The 2010 vintage in Gibbston Valley, Central Otago, in the deep south of New Zealand’s South Island is one of those years that will bring a smile to the face of the regions winegrowers for all eternity. You can sense this by just looking at the grin of satisfaction on Sam Neill’s face, the proprietor of Two Paddocks; it’s the look of a man vindicated–of what they said was a folly–that the region he planted in was ‘too cool, too marginal in climate to ripen pinot noir”. They said, “You cannot make truly great pinot noir in Gibbston”
Well, I am here to tell you winemakers in the Gibbston Valley have arguably made the most profoundly complex pinot noirs in all New Zealand in 2010 and the Two Paddocks First Paddock Pinot Noir 2010 the benchmark for the country and unparalleled in its silken texture and captivating aromas of pipe tobacco and winter herbs; a deep, plush succulence of berry fruits yet restrained and brooding in its youth.
All the Two Paddocks 2010 Pinot Noirs are outstanding, perhaps the star being the Picnic Pinot Noir 2010 as surely there are very few pinot noirs on this planet than can deliver (or in this case over-deliver) such sheer drinking pleasure and true varietal character for the money; it is a genuine bargain.
I will be posting an article in due course on the four Two Paddocks Pinot Noir cuvees, to which was paired a whole Welsh Spring Baby Lamb that we secured especially for the occasion–the perfect pairing to the wines–although the ‘Prop’ might be a little miffed that the lamb was from Wales and not Ireland (or New Zealand), however it is not spring in New Zealand and my artisan butcher did his level-best just securing this as it was, one of 10 lambs only that he managed to air-freight in to (over-regulated, conservative) Singapore.

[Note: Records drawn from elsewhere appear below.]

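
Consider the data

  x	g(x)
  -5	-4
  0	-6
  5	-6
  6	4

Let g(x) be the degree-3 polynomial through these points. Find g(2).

-3424/275

L_0(2) = (2)·(-3)·(-4)/[(-5)·(-10)·(-11)] = -12/275
L_1(2) = (7)·(-3)·(-4)/[(5)·(-5)·(-6)] = 14/25
L_2(2) = (7)·(2)·(-4)/[(10)·(5)·(-1)] = 28/25
L_3(2) = (7)·(2)·(-3)/[(11)·(6)·(1)] = -7/11
Sum: (-4)·(-12/275) + (-6)·(14/25) + (-6)·(28/25) + 4·(-7/11) = -3424/275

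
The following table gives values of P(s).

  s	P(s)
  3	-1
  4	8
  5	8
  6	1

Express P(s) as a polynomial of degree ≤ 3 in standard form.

Newton's divided differences:
P[3,4] = (8 - (-1)) / (4 - 3) = 9
P[4,5] = (8 - 8) / (5 - 4) = 0
P[5,6] = (1 - 8) / (6 - 5) = -7
P[3,4,5] = (0 - 9) / (5 - 3) = -9/2
P[4,5,6] = (-7 - 0) / (6 - 4) = -7/2
P[3,4,5,6] = (-7/2 - (-9/2)) / (6 - 3) = 1/3
P(s) = -1 + 9·(s - 3) + (-9/2)·(s - 3)(s - 4) + (1/3)·(s - 3)(s - 4)(s - 5)
Expanding: P(s) = (1/3)s^3 - (17/2)s^2 + (337/6)s - 102

P(s) = (1/3)s^3 - (17/2)s^2 + (337/6)s - 102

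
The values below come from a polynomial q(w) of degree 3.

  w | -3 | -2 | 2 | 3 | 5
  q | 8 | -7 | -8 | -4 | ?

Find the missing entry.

-28/5

The 4 known values determine q uniquely (degree ≤ 3).
Evaluate each Lagrange basis at w = 5:
L_0(5) = (7)·(3)·(2)/[(-1)·(-5)·(-6)] = -7/5
L_1(5) = (8)·(3)·(2)/[(1)·(-4)·(-5)] = 12/5
L_2(5) = (8)·(7)·(2)/[(5)·(4)·(-1)] = -28/5
L_3(5) = (8)·(7)·(3)/[(6)·(5)·(1)] = 28/5
Sum: 8·(-7/5) + (-7)·(12/5) + (-8)·(-28/5) + (-4)·(28/5) = -28/5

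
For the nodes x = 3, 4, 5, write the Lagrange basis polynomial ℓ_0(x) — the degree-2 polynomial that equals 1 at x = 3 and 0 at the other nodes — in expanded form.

ℓ_0(x) = (1/2)x^2 - (9/2)x + 10

ℓ_0(x) = (x - 4)(x - 5) / [(-1)·(-2)]
       = (x^2 - 9x + 20) / (2)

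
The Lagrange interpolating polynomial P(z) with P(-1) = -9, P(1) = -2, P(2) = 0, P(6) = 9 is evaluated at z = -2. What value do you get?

L_0(-2) = (-3)·(-4)·(-8)/[(-2)·(-3)·(-7)] = 16/7
L_1(-2) = (-1)·(-4)·(-8)/[(2)·(-1)·(-5)] = -16/5
L_2(-2) = (-1)·(-3)·(-8)/[(3)·(1)·(-4)] = 2
L_3(-2) = (-1)·(-3)·(-4)/[(7)·(5)·(4)] = -3/35
Sum: (-9)·(16/7) + (-2)·(-16/5) + 0 + 9·(-3/35) = -523/35

-523/35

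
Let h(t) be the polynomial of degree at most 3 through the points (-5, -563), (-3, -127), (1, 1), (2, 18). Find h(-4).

-294

Evaluate each Lagrange basis at t = -4:
L_0(-4) = (-1)·(-5)·(-6)/[(-2)·(-6)·(-7)] = 5/14
L_1(-4) = (1)·(-5)·(-6)/[(2)·(-4)·(-5)] = 3/4
L_2(-4) = (1)·(-1)·(-6)/[(6)·(4)·(-1)] = -1/4
L_3(-4) = (1)·(-1)·(-5)/[(7)·(5)·(1)] = 1/7
Sum: (-563)·(5/14) + (-127)·(3/4) + 1·(-1/4) + 18·(1/7) = -294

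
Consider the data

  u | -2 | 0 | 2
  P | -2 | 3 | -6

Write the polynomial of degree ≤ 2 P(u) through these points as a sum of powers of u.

L_0(u) = u(u - 2) / [8] = (1/8)u^2 - (1/4)u
L_1(u) = (u + 2)(u - 2) / [-4] = -(1/4)u^2 + 1
L_2(u) = (u + 2)u / [8] = (1/8)u^2 + (1/4)u
P(u) = (-2)·L_0 + 3·L_1 + (-6)·L_2
  (-2)·L_0(u) = -(1/4)u^2 + (1/2)u
  3·L_1(u) = -(3/4)u^2 + 3
  (-6)·L_2(u) = -(3/4)u^2 - (3/2)u
Adding term by term: -(7/4)u^2 - u + 3

P(u) = -(7/4)u^2 - u + 3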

I slow-roasted the lamb whole with just some garlic and rosemary rub, only just managing to fit in my Italian La Germania oven (literally uses a foot to get the oven door closed) that has a mind of its own temperature wise and simply turned off the oven for the last few hours and poured a bottle of white wine in the roasting tray which kept it wonderfully moist.